L'Arno la traverse de son cours jaune qui glisse, doucement onduleux, entre deux hautes murailles supportant les deux principales promenades bordées de maisons, jaunâtres aussi, d'hôtels et de quelques palais modestes.

Seule, bâtie sur le quai même, coupant net sa ligne sinueuse, la petite chapelle de Santa-Maria della Spina, appartenant au style français du XIIIe siècle, dresse juste au-dessus de l'eau son profil ouvragé de reliquaire. On dirait, à la voir ainsi au bord du fleuve, le mignon lavoir gothique de la bonne Vierge, où les anges viennent laver, la nuit, tous les oripeaux fripés des madones.

Mais par la via Santa Maria on va vers la place du Dôme.

Pour les hommes que touchent encore la beauté et la puissance mystiques des monuments, il n'existe assurément rien sur la terre de plus surprenant et de plus saisissant que cette vaste place herbeuse, cernée par de hauts remparts qui emprisonnent, en leurs attitudes si diverses, le Dôme, le Campo-Santo, le Baptistère et la Tour penchée.

Quand on arrive au bord de ce champ désert et sauvage, enfermé par de vieilles murailles et où se dressent soudain devant les yeux ces quatre grands êtres de marbre, si imprévus de profil, de couleur, de grâce harmonieuse et superbe, on demeure interdit d'étonnement et troublé d'admiration comme devant le plus rare et le plus grandiose spectacle que l'art humain puisse offrir au regard.

Mais c'est le Dôme bientôt qui attire et garde toute l'attention par son inexprimable harmonie, la puissance irrésistible de ses proportions et la magnificence de sa façade.

C'est une basilique du XIe siècle de style toscan, toute en marbre blanc avec des incrustations noires et de couleur.
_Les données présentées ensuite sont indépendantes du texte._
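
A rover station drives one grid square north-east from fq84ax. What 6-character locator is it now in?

FQ85ba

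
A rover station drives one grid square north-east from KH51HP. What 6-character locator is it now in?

Longitude subsquare h = 7; +1 → 8 = i.
Latitude subsquare p = 15; +1 → 16 = q.

KH51iq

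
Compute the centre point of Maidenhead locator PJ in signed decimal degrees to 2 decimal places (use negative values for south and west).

Field P=15, J=9: +15·20° lon, +9·10° lat → SW at lon 120°, lat 0°.
Cell spans 20° lon × 10° lat. Centre is SW corner plus half of each.
latitude 5.00, longitude 130.00.

5.00, 130.00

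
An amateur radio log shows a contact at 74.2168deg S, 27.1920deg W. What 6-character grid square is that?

HB65js

Shift to the Maidenhead origin (180°W, 90°S): lon 152.8080, lat 15.7832.
Field (20°×10°, letters A–R): 152.8080/20 → 7 → H, 15.7832/10 → 1 → B; chars HB.
Square (2°×1°, digits 0–9): 12.8080/2 → 6, 5.7832/1 → 5; chars 65.
Subsquare (5′×2.5′, letters a–x): 0.8080/0.0833333 → 9 → j, 0.7832/0.0416667 → 18 → s; chars js.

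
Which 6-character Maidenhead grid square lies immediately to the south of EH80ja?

EG89jx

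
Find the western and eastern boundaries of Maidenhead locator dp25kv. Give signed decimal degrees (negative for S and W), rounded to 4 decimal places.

Field D=3, P=15: +3·20° lon, +15·10° lat → SW at lon -120°, lat 60°.
Square 2, 5: +2·2° lon, +5·1° lat → SW at lon -116°, lat 65°.
Subsquare k=10, v=21: +10·0.0833333° lon, +21·0.0416667° lat → SW at lon -115.167°, lat 65.875°.
Cell spans 0.0833333° lon × 0.0416667° lat.
west -115.1667, east -115.0833.

-115.1667, -115.0833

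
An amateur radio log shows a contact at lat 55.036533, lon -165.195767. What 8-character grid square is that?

Add 180° to longitude and 90° to latitude: 14.80423, 145.03653.
Field: lon ⌊14.80423/20⌋ = 0 → A; lat ⌊145.03653/10⌋ = 14 → O.
Square: lon ⌊14.80423/2⌋ = 7; lat ⌊5.03653/1⌋ = 5.
Subsquare: lon ⌊0.80423/0.0833333⌋ = 9 → j; lat ⌊0.03653/0.0416667⌋ = 0 → a.
Extended square: lon ⌊0.05423/0.00833333⌋ = 6; lat ⌊0.03653/0.00416667⌋ = 8.

AO75ja68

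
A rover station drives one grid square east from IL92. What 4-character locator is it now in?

JL02

Longitude square 9; +1 → 10, wraps to 0, carry into field.
Longitude field I = 8; +1 → 9 = J.
The latitude characters are unchanged.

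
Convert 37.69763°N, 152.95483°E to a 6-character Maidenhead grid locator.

QM67lq

Offset from 180°W / 90°S: lon 332.9548°, lat 127.6976°.
Field: 332.9548/20 → 16 → Q, 127.6976/10 → 12 → M; chars QM.
Square: 12.9548/2 → 6, 7.6976/1 → 7; chars 67.
Subsquare: 0.9548/0.0833333 → 11 → l, 0.6976/0.0416667 → 16 → q; chars lq.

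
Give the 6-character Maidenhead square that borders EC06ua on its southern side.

EC05ux

Latitude subsquare a = 0; −1 → -1, wraps to 23 = x, carry into square.
Latitude square 6; −1 → 5.
The longitude characters are unchanged.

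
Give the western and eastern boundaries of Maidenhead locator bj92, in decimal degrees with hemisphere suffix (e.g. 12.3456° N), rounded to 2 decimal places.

Field B=1, J=9: +1·20° lon, +9·10° lat → SW at lon -160°, lat 0°.
Square 9, 2: +9·2° lon, +2·1° lat → SW at lon -142°, lat 2°.
Cell spans 2° lon × 1° lat.
west 142.00° W, east 140.00° W.

142.00° W, 140.00° W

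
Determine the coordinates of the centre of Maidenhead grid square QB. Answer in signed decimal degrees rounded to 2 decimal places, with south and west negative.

-75.00, 150.00

Field Q=16, B=1: +16·20° lon, +1·10° lat → SW at lon 140°, lat -80°.
Cell spans 20° lon × 10° lat. Centre is SW corner plus half of each.
latitude -75.00, longitude 150.00.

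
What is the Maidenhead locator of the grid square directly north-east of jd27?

JD38

Longitude square 2; +1 → 3.
Latitude square 7; +1 → 8.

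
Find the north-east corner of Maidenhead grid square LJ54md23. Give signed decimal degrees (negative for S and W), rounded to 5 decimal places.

Field L=11, J=9: +11·20° lon, +9·10° lat → SW at lon 40°, lat 0°.
Square 5, 4: +5·2° lon, +4·1° lat → SW at lon 50°, lat 4°.
Subsquare m=12, d=3: +12·0.0833333° lon, +3·0.0416667° lat → SW at lon 51°, lat 4.125°.
Extended square 2, 3: +2·0.00833333° lon, +3·0.00416667° lat → SW at lon 51.0167°, lat 4.1375°.
Cell spans 0.00833333° lon × 0.00416667° lat. NE corner is SW corner plus one full cell.
latitude 4.14167, longitude 51.02500.

4.14167, 51.02500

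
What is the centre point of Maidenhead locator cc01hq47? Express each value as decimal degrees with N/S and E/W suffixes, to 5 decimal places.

68.30208° S, 139.37917° W

Field C=2, C=2: +2·20° lon, +2·10° lat → SW at lon -140°, lat -70°.
Square 0, 1: +0·2° lon, +1·1° lat → SW at lon -140°, lat -69°.
Subsquare h=7, q=16: +7·0.0833333° lon, +16·0.0416667° lat → SW at lon -139.417°, lat -68.3333°.
Extended square 4, 7: +4·0.00833333° lon, +7·0.00416667° lat → SW at lon -139.383°, lat -68.3042°.
Cell spans 0.00833333° lon × 0.00416667° lat. Centre is SW corner plus half of each.
latitude 68.30208° S, longitude 139.37917° W.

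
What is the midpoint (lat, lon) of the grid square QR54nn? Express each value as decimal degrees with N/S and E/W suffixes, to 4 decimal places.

Field Q=16, R=17: +16·20° lon, +17·10° lat → SW at lon 140°, lat 80°.
Square 5, 4: +5·2° lon, +4·1° lat → SW at lon 150°, lat 84°.
Subsquare n=13, n=13: +13·0.0833333° lon, +13·0.0416667° lat → SW at lon 151.083°, lat 84.5417°.
Cell spans 0.0833333° lon × 0.0416667° lat. Centre is SW corner plus half of each.
latitude 84.5625° N, longitude 151.1250° E.

84.5625° N, 151.1250° E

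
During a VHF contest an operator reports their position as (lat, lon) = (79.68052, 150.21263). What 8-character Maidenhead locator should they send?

QQ59cq53

Shift to the Maidenhead origin (180°W, 90°S): lon 330.21263, lat 169.68052.
Field (20°×10°, letters A–R): lon ⌊330.21263/20⌋ = 16 → Q; lat ⌊169.68052/10⌋ = 16 → Q.
Square (2°×1°, digits 0–9): lon ⌊10.21263/2⌋ = 5; lat ⌊9.68052/1⌋ = 9.
Subsquare (5′×2.5′, letters a–x): lon ⌊0.21263/0.0833333⌋ = 2 → c; lat ⌊0.68052/0.0416667⌋ = 16 → q.
Extended square (30″×15″, digits 0–9): lon ⌊0.04596/0.00833333⌋ = 5; lat ⌊0.01385/0.00416667⌋ = 3.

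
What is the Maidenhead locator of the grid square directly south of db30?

Latitude square 0; −1 → -1, wraps to 9, carry into field.
Latitude field B = 1; −1 → 0 = A.
The longitude characters are unchanged.

DA39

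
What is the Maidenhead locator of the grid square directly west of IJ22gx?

Longitude subsquare g = 6; −1 → 5 = f.
The latitude characters are unchanged.

IJ22fx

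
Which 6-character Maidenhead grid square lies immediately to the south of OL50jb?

OL50ja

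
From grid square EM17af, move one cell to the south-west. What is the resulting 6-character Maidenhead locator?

EM07xe

Longitude subsquare a = 0; −1 → -1, wraps to 23 = x, carry into square.
Longitude square 1; −1 → 0.
Latitude subsquare f = 5; −1 → 4 = e.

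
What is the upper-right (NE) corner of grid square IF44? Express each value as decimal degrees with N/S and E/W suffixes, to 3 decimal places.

35.000° S, 10.000° W

Field I=8, F=5: +8·20° lon, +5·10° lat → SW at lon -20°, lat -40°.
Square 4, 4: +4·2° lon, +4·1° lat → SW at lon -12°, lat -36°.
Cell spans 2° lon × 1° lat. NE corner is SW corner plus one full cell.
latitude 35.000° S, longitude 10.000° W.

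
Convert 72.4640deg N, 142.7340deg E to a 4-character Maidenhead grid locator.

QQ12

Offset from 180°W / 90°S: lon 322.73°, lat 162.46°.
Field: lon ⌊322.73/20⌋ = 16 → Q; lat ⌊162.46/10⌋ = 16 → Q.
Square: lon ⌊2.73/2⌋ = 1; lat ⌊2.46/1⌋ = 2.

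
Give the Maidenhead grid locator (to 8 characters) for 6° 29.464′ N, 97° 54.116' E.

NJ86wl87

Shift to the Maidenhead origin (180°W, 90°S): lon 277.90193, lat 96.49107.
Field: lon ⌊277.90193/20⌋ = 13 → N; lat ⌊96.49107/10⌋ = 9 → J.
Square: lon ⌊17.90193/2⌋ = 8; lat ⌊6.49107/1⌋ = 6.
Subsquare: lon ⌊1.90193/0.0833333⌋ = 22 → w; lat ⌊0.49107/0.0416667⌋ = 11 → l.
Extended square: lon ⌊0.06860/0.00833333⌋ = 8; lat ⌊0.03273/0.00416667⌋ = 7.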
On n'éprouve point, en face de cette perfection de l'architecture Romane-Italienne, la stupeur qu'imposent à l'âme certaines cathédrales gothiques par leur élévation hardie, l'élégance de leurs tours et de leurs clochetons, toute la dentelle de pierre dont elles sont enveloppées, et cette disproportion géante de leur taille avec leur pied.

Mais on demeure tellement surpris et captivé par les irréprochables proportions, par le charme intraduisible des lignes, des formes et de la façade décorée, en bas, de pilastres reliés par des arcades, en haut, de quatre galeries de colonnettes plus petites d'étage en étage, que la séduction de ce monument reste en nous comme celle d'un poème admirable, comme une émotion trouvée.

Rien ne sert de décrire ces choses, il faut les voir, et les voir sur leur ciel, sur ce ciel classique, d'un bleu spécial, où les nuages lents et roulés à l'horizon en masses argentées, semblent copiés par la nature sur les tableaux des peintres toscans. Car ces vieux artistes étaient des réalistes, tout imprégnés de l'atmosphère italienne; et ceux-là seulement demeurent de faux ouvriers d'art qui les ont imités sous le soleil français.

Derrière la cathédrale, le Campanile, éternellement penché comme s'il allait tomber, gêne ironiquement le sens de l'équilibre que nous portons en nous, et en face d'elle le Baptistère arrondit sa haute coupole conique devant la porte du Campo-Santo.